Consult to your Doctor
Before taking any medication, you should always consult your doctor or health care professional.
There are a large number of options available in the market of both combination and mini pills.
However, the best choice for you depends on many factors like your weight, your medical conditions, if you had or have any medical illness, your cardiovascular conditions, etc.
Discuss with your doctor your complete medical history and the medications you have or are taking currently.
Certain medication like antibiotics, HIV medications, and antiseizure makes birth control pills less effective.
Are these Pills Effective?
If taken correctly, then yes. These pills are very effective for preventing pregnancy.
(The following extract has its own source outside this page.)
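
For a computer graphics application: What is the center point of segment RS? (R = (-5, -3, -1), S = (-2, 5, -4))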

Both combination and progestin-only pills have only 9% failure rates. This means that only 9 out of 100 women would conceive while using this pill.
You should take progestin-only pills within the same 3 hour time period every day to make it effective.
However, combination pills are slightly flexible. You should try to take your pill at the same time but you can take them within 12 hours and still have pregnancy protection.
A hormonal birth control pill is not for everyone. If you are a woman of age 35 and above or you smoke it can significantly increase your risk of developing blood clots and high blood pressure.
Always consult your doctor before taking birth control pills, discuss with them the potential benefits and side effects of using these pills. In case you have severe nausea, vomiting consult your doctor immediately.
Birth control pills contain hormones that affect your body in many ways. However, once you discontinue using them your body will return to how it was before.